Credit: Claire Hébert
It is with heavy hearts that we share that KITP artist in residence Jean-Pierre Hébert has passed away. He died on Sunday March 28, 2021, surrounded by his family. Hébert combined his passions for computing and art to become a celebrated pioneer of digital artwork.
Born in Calais, France, Hébert grew up in Vence surrounded by luminaries of the modern art movement, instilling in him a sense of creativity and expression that followed him throughout his life.
Although he set out to study engineering in college, mathematics and computers — which were still in their early days — captivated the young Frenchman. He spent years working in computer science and never lost his creative drive.
In the mid-1970’s, a bolt of inspiration struck Hébert while reading about the artwork of Anni Albers in an IBM brochure: He could harness computer algorithms to create works of art. The introduction of smaller, personal computers around that time made this feasible. Since then, Hébert devoted his career to exploring the bounds of computational art.

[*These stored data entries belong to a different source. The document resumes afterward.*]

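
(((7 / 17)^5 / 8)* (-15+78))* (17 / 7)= 151263 / 668168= 0.23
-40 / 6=-20 / 3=-6.67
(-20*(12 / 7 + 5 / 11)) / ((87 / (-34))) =113560 / 6699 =16.95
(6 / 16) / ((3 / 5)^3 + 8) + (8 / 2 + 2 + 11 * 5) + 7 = 559063 / 8216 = 68.05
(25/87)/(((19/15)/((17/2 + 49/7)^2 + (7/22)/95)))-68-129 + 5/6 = -141.66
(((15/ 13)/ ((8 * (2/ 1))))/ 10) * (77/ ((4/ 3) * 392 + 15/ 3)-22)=-103785/ 658528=-0.16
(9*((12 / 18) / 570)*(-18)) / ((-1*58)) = 9 / 2755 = 0.00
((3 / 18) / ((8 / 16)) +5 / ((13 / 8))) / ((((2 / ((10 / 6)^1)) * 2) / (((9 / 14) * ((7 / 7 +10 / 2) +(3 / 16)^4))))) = 37363215 / 6815744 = 5.48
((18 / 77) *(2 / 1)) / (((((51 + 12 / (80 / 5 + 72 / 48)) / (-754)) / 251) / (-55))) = 94156.22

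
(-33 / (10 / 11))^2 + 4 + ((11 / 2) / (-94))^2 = 1167848309 / 883600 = 1321.69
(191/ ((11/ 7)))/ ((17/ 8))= 10696/ 187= 57.20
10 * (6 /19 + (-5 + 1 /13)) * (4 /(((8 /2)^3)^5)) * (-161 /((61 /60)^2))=103060125 /3854930280448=0.00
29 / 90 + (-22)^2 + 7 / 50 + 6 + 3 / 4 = 442091 / 900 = 491.21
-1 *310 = -310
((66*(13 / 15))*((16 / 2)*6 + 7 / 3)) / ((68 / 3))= 127.02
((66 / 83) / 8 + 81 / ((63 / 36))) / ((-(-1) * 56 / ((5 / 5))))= 107799 / 130144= 0.83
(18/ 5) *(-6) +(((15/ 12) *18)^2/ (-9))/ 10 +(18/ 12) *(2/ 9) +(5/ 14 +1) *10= -13.32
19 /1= 19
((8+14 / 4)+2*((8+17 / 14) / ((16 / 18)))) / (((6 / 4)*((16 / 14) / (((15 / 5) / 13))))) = 1805 / 416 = 4.34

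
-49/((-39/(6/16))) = 49/104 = 0.47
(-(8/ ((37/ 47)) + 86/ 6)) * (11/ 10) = -29909/ 1110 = -26.95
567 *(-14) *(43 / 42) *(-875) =7111125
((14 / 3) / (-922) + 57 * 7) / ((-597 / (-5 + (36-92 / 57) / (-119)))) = 2828026250 / 800055819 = 3.53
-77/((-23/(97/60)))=7469/1380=5.41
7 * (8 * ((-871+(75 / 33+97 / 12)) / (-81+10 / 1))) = 1590470 / 2343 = 678.82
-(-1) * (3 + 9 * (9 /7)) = 102 /7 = 14.57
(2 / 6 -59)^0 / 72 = 0.01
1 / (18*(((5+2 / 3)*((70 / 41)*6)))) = 41 / 42840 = 0.00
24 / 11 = 2.18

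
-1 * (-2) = 2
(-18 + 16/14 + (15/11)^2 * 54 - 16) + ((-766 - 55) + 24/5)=-3170507/4235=-748.64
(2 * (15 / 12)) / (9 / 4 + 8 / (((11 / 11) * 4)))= 10 / 17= 0.59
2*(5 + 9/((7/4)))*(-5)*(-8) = 5680/7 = 811.43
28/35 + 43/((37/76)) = 16488/185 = 89.12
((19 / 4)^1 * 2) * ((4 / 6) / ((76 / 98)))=49 / 6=8.17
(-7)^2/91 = 7/13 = 0.54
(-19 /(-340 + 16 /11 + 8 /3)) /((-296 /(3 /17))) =-1881 /55774688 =-0.00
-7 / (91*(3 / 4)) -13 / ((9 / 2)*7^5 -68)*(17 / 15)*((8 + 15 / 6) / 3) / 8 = -24200431 / 235758120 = -0.10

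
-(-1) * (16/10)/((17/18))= 144/85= 1.69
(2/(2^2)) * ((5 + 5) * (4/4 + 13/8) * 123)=1614.38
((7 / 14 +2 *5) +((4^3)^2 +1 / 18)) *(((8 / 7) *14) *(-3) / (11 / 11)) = -197114.67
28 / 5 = 5.60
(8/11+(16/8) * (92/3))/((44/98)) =50176/363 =138.23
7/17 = 0.41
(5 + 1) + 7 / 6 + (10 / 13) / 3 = 193 / 26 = 7.42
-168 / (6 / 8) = -224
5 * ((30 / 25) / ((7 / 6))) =36 / 7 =5.14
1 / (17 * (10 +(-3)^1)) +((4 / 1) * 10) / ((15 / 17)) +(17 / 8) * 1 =135565 / 2856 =47.47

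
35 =35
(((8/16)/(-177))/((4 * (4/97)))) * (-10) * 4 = 485/708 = 0.69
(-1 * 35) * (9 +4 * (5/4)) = -490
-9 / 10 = -0.90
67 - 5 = 62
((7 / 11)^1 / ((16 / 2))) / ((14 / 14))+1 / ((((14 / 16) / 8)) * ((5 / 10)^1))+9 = 16857 / 616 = 27.37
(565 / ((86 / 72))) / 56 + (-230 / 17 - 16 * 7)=-1198223 / 10234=-117.08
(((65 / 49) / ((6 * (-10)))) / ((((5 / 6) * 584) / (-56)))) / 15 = 0.00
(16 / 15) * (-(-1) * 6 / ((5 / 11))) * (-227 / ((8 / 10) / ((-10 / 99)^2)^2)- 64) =-196820862848 / 218317275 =-901.54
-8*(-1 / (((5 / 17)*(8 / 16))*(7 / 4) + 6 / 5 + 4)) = 5440 / 3711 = 1.47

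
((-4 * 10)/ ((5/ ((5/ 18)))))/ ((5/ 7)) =-28/ 9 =-3.11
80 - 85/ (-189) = 15205/ 189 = 80.45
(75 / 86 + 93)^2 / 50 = 65173329 / 369800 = 176.24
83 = 83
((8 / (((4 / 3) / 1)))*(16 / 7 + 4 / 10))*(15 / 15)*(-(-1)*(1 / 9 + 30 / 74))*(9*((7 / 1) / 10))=48504 / 925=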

For Hébert, each piece he produced was merely one instantiation of a life-long composition. “The code I’m using now is using many parts [from back] in 1974,” he once said. “I added so many layers to it, [but] I can still do the first ones.”
He and his wife, Claire eventually moved to Santa Barbara, where fate brought them together with former KITP director David Gross, who was looking for artwork to adorn Kohn Hall. This quickly developed into a lasting relationship between the artist and the institute, and many of Hébert’s works have come to grace Kohn Hall and the Munger Physics Residence.
The Hébert’s relationship to campus extends beyond KITP. All four of their children graduated from UC Santa Barbara, one became a professional violinist, while three went on to pursue advanced degrees in physics.
Of all of his accomplishments, Hebert is most proud of his initial genius in choosing to explore a new type of art form. “I’ve done this drawing and that drawing, but they are all drawings, not ideas,” he had said. “It was the idea of using the computational power of a computer to make a drawing that started everything.”